International Cape Cutter Week 2015 Day 1: Waldringfield 

Sunday May24th

This second annual gathering of Cape Cutter 19’s is taking place on the Suffolk coast and rivers. Having spent Saturday at Suffolk Yacht Harbour getting five boats launched, to add to the two already intend water and a local boat which came to join us, we already had the largest ever gathering of this type of boat. 

Our first cruise was from SYH at Levington on the Orwell to Waldringfield on the Deben. So it was that 8 boats (Aurora, Mary Ann, Ladybird, Halcyon, Sapphire, Samphire, Meisje and Irene) took the last of the ebb down the Orwell and beat through the river mouth. The boats made a fine sight, comprising red, white and blue hulls, tan and white sails, UK and South African-built boats. The weather was fine, with a SE F3. We made excellent progress on main and staysail, though others had Yankee too.

Once onto the open sea it was a brisk run to the safe water mark at Woodbridge Haven. We dropped our sails and motored into the Deben mouth carried in by the flood. With the wind in a favourable direction, many of the others kept their sails up through the entrance. At Felixstowe ferry, we picked up moorings and had lunch.

During this time, we were joined by a local boat Bella Mia, whose owners had only days before launched the boat for their first time.

Our lunch break was punctuated by a rain shower, but it passed quickly and slipped the mooring and moved up the river Deben on staysail only, with both wind and tide behind us. This was a very leisurely passage between fields and trees through the beautiful Suffolk countryside.

As we passed Ramsholt, we were then joined by another local boat, Capers and history was made, as the gathering of Cape Cutters passed double figures and ten boats sailed together along the river.
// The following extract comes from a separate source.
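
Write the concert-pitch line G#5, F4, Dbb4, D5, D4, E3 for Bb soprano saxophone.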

We soon arrived at Waldringfield and were shepherded to moorings by Mark Barton the friendly local boatyard owner, who also lent us tenders to row ashore. 


Graham saving us a row

The trip was easy enough at that time, as the tide was high and the was no current, though we cheated and accepted an offer of a lift on Bella Mia’s tender, which is equipped with an outboard. We had a most enjoyable evening in the waterside Maybush pub, which was concluded with an interesting row back to the boats. We had two tenders shared between the nine boats on which crews were sleeping, and the tide was ebbing fairly swiftly at that point in the evening. 

Evening meal at the Maybush

17nm travelled at and average speed of 3.5kt.